In Blaricum, for instance, the average sale price among NVM agents dropped from €1,290,200 to €1,162,900 – a slump of 10%. The average price in Heemstede fell by 3% to just under €800,000 and in Laren by 2% to just over €1 million.
“All in all, it is a less pressured market but one that still has problems with affordability,” said Lana Goutsmits-Gerssen, chairwoman of the NVM’s housing group. “According to a survey of estate agents, buyers have more choice and a little more time to decide. The number of viewings and bids has gone down. But there is still a systematic shortage.”
While certain areas and price brackets are still hot, more properties are available as former landlords sell up, and buyers have more choice. The total number of sales in 2025 was just over 166,000, making it a top year for the estate agent sector.
“Price rises have been levelling off in the last three months,” said Goutsmits-Gerssen at a press presentation in Utrecht. “Things are slowing down.
“Compared to a year ago, the price trend is up 3.9% and our expectation is, as long as the supply remains high due to landlords selling off and there are no major macroeconomic and geopolitical changes, that annual price rises will continue to decrease at least moderately.”
People on the same salary can borrow slightly less this year, and there is less room to borrow more than 100% of a house’s official value for energy-saving measures.
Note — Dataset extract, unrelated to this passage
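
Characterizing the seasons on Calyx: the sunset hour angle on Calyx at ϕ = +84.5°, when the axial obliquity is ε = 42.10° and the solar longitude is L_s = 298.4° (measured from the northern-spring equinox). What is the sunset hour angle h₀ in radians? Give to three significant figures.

h₀ = 0.00 rad

Solar declination: sin δ = sin ε · sin L_s = sin 42.10° × sin 298.4° = -0.58974, so δ = -36.139°.
cos h₀ = −tan ϕ · tan δ = 7.5839 ≥ 1, so the host star never rises (polar night) and h₀ = 0.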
However, transfer tax for investors will drop from 10.4% to 8%.
In some areas of the Netherlands, overall prices and square metre prices dropped in the last three months of 2024, with some mortgage brokers reporting that while first-time buyers are active, others are in “hibernation”. In greater Amsterdam, the square metre price fell by 0.3% in the last three months of 2025, for instance.
Prices were “relatively stable” in the cities of Amsterdam, The Hague, Rotterdam and Utrecht, said the NVM, but other municipalities such as Amstelveen showed strong rises.
The NVM data, which is seen as an early indication of trends in the official figures, found the number of first-time buyers has increased “significantly” to almost half of transactions. While there is more choice, homes still typically sell in just under a month – with around seven viewings and three offers.

Goutsmits-Gerssen said the wave of former landlords selling their properties due to new rent controls and property taxes is expected to continue until June 2026, when the remaining two-year contracts will end. But the trend is leading to problems in areas such as Limburg, where Nato employees are struggling to find lodgings.
Jack van Oppen, estate agent at OPS Advies, said he saw many freelancers selling properties they had bought to rent out as their pension pot, causing knock-on effects for international workers in Brunssum. “Nato personnel typically stay for two or three years, but you see that the sale of rental homes means they cannot find a house,” he said. “Nato is saying: there just isn’t anything.”
The Netherlands is trying to tackle an estimated housing shortage of around 400,000 homes, but new-build challenges include rising construction costs, a lack of foreign investment and matching the supply to demand.
“If you build homes for older people, with a garden, they will leave their over-large home for a people who want a family house,” said Goutsmits-Gerssen. “At the end of the chain, a first-time buyer gets a home. So we also say: focus on building for seniors.”